The contradictions don’t stop there. Text messages presented as evidence showed Malenfant joking about the massive volume of Deloitte’s proposal, telling a friend he had read “2070 pages” and calling it “a lot of stuff.” This friend, Louise Savoie, was herself a consultant tied to the SAAQ contract, a role that brought her significant financial gain.
The commission has also heard concerns about favoritism. Some testimony suggested Malenfant may have wanted Deloitte to win the contract, despite the fact that their proposal came with millions of extra hours of work compared to the competition. When asked, he downplayed cost concerns, pointing instead to the long-term technological strength of the company as his priority. But prosecutors reminded him that the SAAQ’s funds were meant to compensate accident victims, not to be treated like an unlimited pool of money.
As the inquiry digs deeper, the flaws in the SAAQclic project keep surfacing. It has already been revealed that the team of experts promised by one firm during the bidding process was never actually delivered; what the SAAQ got was a “team B.” Even before contracts were signed, deviations from the agreement had started to take place.

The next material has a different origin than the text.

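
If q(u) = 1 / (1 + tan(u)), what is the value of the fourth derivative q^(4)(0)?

Write 1/(1+u) = 1 - u + u^2 - u^3 + ... and substitute the series for u.
The coefficient of u^4 in the expansion is 5/3, so q^(4)(0) = 4! * (5/3) = 40.

40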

Malenfant’s testimony has become a central piece of this ongoing story. Each session at the commission seems to expose more inconsistencies and raise further questions about transparency, governance, and accountability in one of Quebec’s most ambitious digital projects. His next appearance is expected to continue shedding light on how a modernization plan turned into one of the province’s most notorious administrative fiascos.